I wrote in December about Camden’s financial challenge and the steps Camden Labour was taking to mitigate them and develop proposals for the future.
Now one full year in, it’s clear that a position of outright opposition to government cuts is untenable given that the cuts are expected to go on for six successive years – Camden Labour must (and has) done two key things: first, it has responded appropriately to taxpayers’ demands that the council make administration savings; second, it has sought to defend universal provision.
Here’s our work in progress:
Ended the unpopular auctioning of council homes which had resulted in public property being ‘flipped’ by private developers.
Revealed all payment to suppliers over £500. In July 2010 Camden was one of the first (and largest) councils in the country to show what we spend, online. Residents can see how much money we spend on suppliers and challenge us on value for money.
Published Chief Officer Pay and reward schemes for the first time. Unlike the former Tory-Lib dem administration, senior officer pay has been put online, so every citizen can see the pay and reward of Camden’s top public servants.
Reduced senior officer costs and numbers. Camden senior pay will be negotiated down to reflect everyone rowing together against the cuts. Reward packages will be reduced by 17%. The number of senior officers will also be reduced in the short term, with further plans to bring this down. In all the council will reduce its payroll by 1000 staff in the next 3 years.
Set the outlines for a 3 year budget strategy. When most councils had only stuck (publicly at least) to one or two year plans. This enables us to better plan savings, and at least cushioning the blow on service users in those services we have to close – e.g. new arrangements for play service coming in 2012, not April 2011.

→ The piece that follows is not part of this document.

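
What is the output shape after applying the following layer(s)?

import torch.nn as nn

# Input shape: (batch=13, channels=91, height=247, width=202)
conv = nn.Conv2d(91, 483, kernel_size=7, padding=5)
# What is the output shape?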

Created a Camden People’s Fund. Money from in-year underspends to ease further ease the transition of some services, already being used to Netherwood Older people Centre.
Made £23m administrative savings out of a year 1 £35m cuts pressure. Administrative posts have been cut by up to 40% in some departments. More services have been brought online to reduce internal costs between departments and the communications budget has been reduced by over 25%.
Protected children’s services from the brunt of the cuts. Camden’s £30m a year children’s services budget is the largest in London and funds many services few other councils provide. While other departments had to cut budgets by up to 20% of more, children’s budgets were only reduced 10%. Camden now retains a high number of children’s centres (15), compared to Conservative-run boroughs like Hammersmith and Fulham which have reduced theirs to 5. These focus only on the poorest, while Camden still provides universal care.
Created the Community Investment Programme, a £100m ‘Plan b’ to modernise our schools following the unfair decision by the new government to withdraw Building Schools for the Future money in July 2010. Camden schools will now be able to support at least some of their modernisation and repair plans through this cash injection from the sale and reinvestment of council assets.
Established the Camden Education Commission, a radical move to plan how we save and nurture the best out of Camden’s schools in the face of massive government change.
Libraries – despite what detractors say Camden will remain a safe home for libraries. Despite £2m cuts to the library service, Camden will retain one of the highest funded library services in London. After conducting the biggest consultation exercise in Camden’s history, we will work up plans to ensure that library closures are as remote as possible while we also modernise the service to meet changing needs of Camden residents – and the challenge of change in content industries. Our Community Investment Programme and King’s Cross development will also mean the wholesale modernisation and rebuilding of two libraries.
Saved future capital costs by investing in a new council office in King’s Cross. Taxpayers’ liability for future repair costs for old council buildings will be reduced and money saved through the building of a new administrative centre in the King’s Cross. The new centre will mean that costly older buildings can be closed and sold, and more services digitised. the new building makes good the wins from developers we achieved in 2006 when negotiating King’s Cross.
Workforce rights are also important to us. We are on the verge of agreeing a package of more favourable terms and conditions for outsourced workers, to ensure that where we are forced to outsource, we do so on the understanding that workers will have decent workplace rights.
Where do we go next? In July Camden will be developing it’s next Medium Term Financial Strategy – a moment when Labour can look again at its economic strategy for the area, and the future of our services in the face of very heavy budgetary pressures.
Here are some big questions:
– How will Coalition government plans to force council to outsource impact on what we do, and what residents expect us to do? Can we retain the best of Camden’s active public service model in the face of the Tory idea of ‘hand’s off’ / sink or swim local government?
– Digitising services – can we eradicate digital exclusion in the borough and help people get the most out of a transformed ‘virtual council’?
– How do we get real savings out of shared services? What does that mean for our workforce? Can we maintain our public service ethos and resist the demand by the Coalition to outsource?
– Securing and celebrating wins from King’s Cross (rather than continuing to deny them) and, given the £3.4bn asset base Camden has, really looking at the role of regeneration in achieving community benefits and our political aims – preserving Camden’s social mix.
To answer all of these questions there will need to be more of a shift in local Labour thinking – from councillors, MPs, the party and our community activist base – away from the (often internal) opposition politics of the past and towards the consideration of more long-term, and strategic thinking on policy.